I recently had the opportunity to join an Admission tour with a family who is considering Dana Hall School for their daughters. A highlight of the experience for me was a brief exchange between the prospective 5th grader and the poised, confident Upper School ambassador who accompanied us. As the two young women chatted about which languages they were learning, the older girl pointed out the window to the four-square court and the recreation area outside the Middle School building. “Do we get recess?” the applicant asked excitedly. “Yes, it’s really fun!” the ambassador replied. Their conversation then shifted to a discussion about the ways that our students enjoy themselves on campus, the connections that are formed across grades, and the general fun of being at Dana Hall. In that moment, I was reminded of the necessity of play for children and adolescents. Play, in its many forms, is as essential for cognitive development as it is for social growth, and our school incorporates playful experiences into learning in a consistent, deliberate manner.

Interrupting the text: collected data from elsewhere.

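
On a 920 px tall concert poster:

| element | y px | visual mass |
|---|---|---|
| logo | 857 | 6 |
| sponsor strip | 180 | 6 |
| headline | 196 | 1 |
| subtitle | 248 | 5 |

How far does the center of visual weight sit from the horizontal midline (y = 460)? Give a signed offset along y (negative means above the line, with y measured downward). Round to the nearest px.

Total weight = 6 + 6 + 1 + 5 = 18.
y: (6·857 + 6·180 + 1·196 + 5·248) / 18 = 7658 / 18 ≈ 425.44
Difference: 425.44 − 460 ≈ -34.56.

≈ -35 px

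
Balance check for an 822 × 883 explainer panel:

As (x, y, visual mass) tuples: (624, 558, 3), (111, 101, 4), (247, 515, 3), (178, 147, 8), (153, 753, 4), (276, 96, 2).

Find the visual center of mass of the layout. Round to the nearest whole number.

(235, 333)

Total weight = 3 + 4 + 3 + 8 + 4 + 2 = 24.
x-moment: 3·624 + 4·111 + 3·247 + 8·178 + 4·153 + 2·276 = 5645; centroid 5645/24 ≈ 235.21.
y-moment: 3·558 + 4·101 + 3·515 + 8·147 + 4·753 + 2·96 = 8003; centroid 8003/24 ≈ 333.46.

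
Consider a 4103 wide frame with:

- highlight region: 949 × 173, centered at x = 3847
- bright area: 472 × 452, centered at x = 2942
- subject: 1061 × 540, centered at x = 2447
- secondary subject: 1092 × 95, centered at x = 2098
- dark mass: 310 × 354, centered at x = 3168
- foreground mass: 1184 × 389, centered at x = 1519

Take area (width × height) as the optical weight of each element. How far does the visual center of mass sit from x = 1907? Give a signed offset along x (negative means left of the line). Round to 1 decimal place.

Taking area as weight: highlight region 949·173 = 164177, bright area 472·452 = 213344, subject 1061·540 = 572940, secondary subject 1092·95 = 103740, dark mass 310·354 = 109740, foreground mass 1184·389 = 460576. Sum 1624517.
Σw·x = 3926148931; x̄ = 3926148931/1624517 ≈ 2416.81.
Against x = 1907, that's 2416.81 − 1907 = 509.81.

≈ 509.8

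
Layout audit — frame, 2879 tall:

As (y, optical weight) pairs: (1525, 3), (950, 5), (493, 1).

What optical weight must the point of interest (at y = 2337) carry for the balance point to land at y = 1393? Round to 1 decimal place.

Fixed elements: Σw = 3 + 5 + 1 = 9, Σw·y = 3·1525 + 5·950 + 1·493 = 9818.
Balance at y = 1393 requires (9818 + w·2337) / (9 + w) = 1393.
Rearranging, w·(2337 − 1393) = 1393·9 − 9818 = 2719, so w ≈ 2719/944 = 2.88.

w ≈ 2.9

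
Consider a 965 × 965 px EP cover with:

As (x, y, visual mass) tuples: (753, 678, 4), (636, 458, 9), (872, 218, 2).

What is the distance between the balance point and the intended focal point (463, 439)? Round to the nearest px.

Weights sum to 4 + 9 + 2 = 15.
x: (4·753 + 9·636 + 2·872) / 15 = 10480 / 15 ≈ 698.67
y: (4·678 + 9·458 + 2·218) / 15 = 7270 / 15 ≈ 484.67
From (463, 439): dx = 235.67, dy = 45.67, so the distance is √(dx²+dy²) ≈ 240.05.

≈ 240 px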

The title of this post comes from Book 8 of Plato’s Republic, in which the ancient philosopher describes the types of individuals who would be fit to rule his idealized just city. He states that “there never will be a good man* who has not from his* childhood been used to play amid things of beauty and to make of them a joy and a study.” Here is Plato, in the year 380 BCE, arguing that a happy, learning-focused childhood prepares young people for leadership in a democratic society. 1400 years later, the pioneering educator John Dewey published one of his most influential books, Democracy and Education, in which he devoted an entire chapter to the topic of “Play and the Curriculum.” Dewey states, “study of mental life has made evident the fundamental worth of native tendencies to explore, to manipulate tools and materials, to construct, to give expression to joyous emotion, etc.” Clearly he saw essential connections between joy and learning.
What is it about play that is so important for cognitive development?
Our brains build important neural connections through play. This process does not stop once we reach adulthood. Contemporary psychologist Mihaly Czikszentmihalyi, in his groundbreaking work Flow: The Psychology of Optimal Experience, says, “after an enjoyable event we know that we have changed, that our self has grown: in some respect, we have become more complex as a result of it.” One of the pioneers in this aspect of development was Donald Winnicott, who investigated the ways children come to understand reality, fantasy, and identity. Winnicott’s research led him to the conclusion that our personalities and emotional intelligence are formed in large part through play. “Children play to master anxiety, or to master ideas and impulses that lead to anxiety if they are not in control…play provides an organization for the initiation of emotional relationships, and so enables social contacts to develop,” he noted in The Child, the Family, and the Outside World. Russian psychologist Lev Vygotsky believed that play enabled a child to act “beyond his* average age, above his* daily behavior; in play it as though he* were a head taller than himself.*” In schools, Vygotsky suggests that play allows learners to move into a deeper understanding of meaning, “between situations in thought and real situations.” Dana Hall teachers rely on this concept when they create opportunities for students to enact simulations or to assume the roles of historic characters.
How does play lead to civic competence?
In 1896, John Dewey delivered a lecture entitled “The School and Social Progress” to the community at the University of Chicago Laboratory School, which he had founded as a model of progressive education. In Dewey’s school, play took two forms. The first was purely recreational and necessary for renewal of energy; the other was in response to the natural tendencies and impulses of children, which he believed could be guided toward communal goals: “to reproduce on the child’s plane the typical doings and occupations of the larger, maturer society into which he* is finally to go forth; and that it is through production and creative use that valuable knowledge is secured and clinched.” Philosopher Hannah Arendt referred to the same innate affinity to play. In her powerful 1954 essay “The Crisis in Education,” she argued that young people’s natural tendencies to learn through play, and to prepare for the world of adulthood through play, should be at the heart of schooling. Arendt was fierce in her belief in the almost sacred nature of childhood. It is, she said, “the essence of the educational activity…always to cherish and protect something of the child against the world, the world against the child.” She referred to schools as “among the most elementary and necessary activities of human society.” Educators, Arendt said, “stand in relation to the young as representatives for a world in which they must assume responsibility…” These words came to mind as the Admission tour continued the other day. The eager 10-year old listened intently as our Upper School guide described the peer educators’ role in Forum. She explained the games and activities that older students lead with their younger schoolmates, emphasizing the importance and the fun of sharing ideas about complicated social topics with people of different ages.
We are intentional about joy at Dana Hall. We understand its value in individual growth, building community, learning through beautiful experiences, and preparing our students for participation in the wider world.
*masculine pronouns are original to the source texts.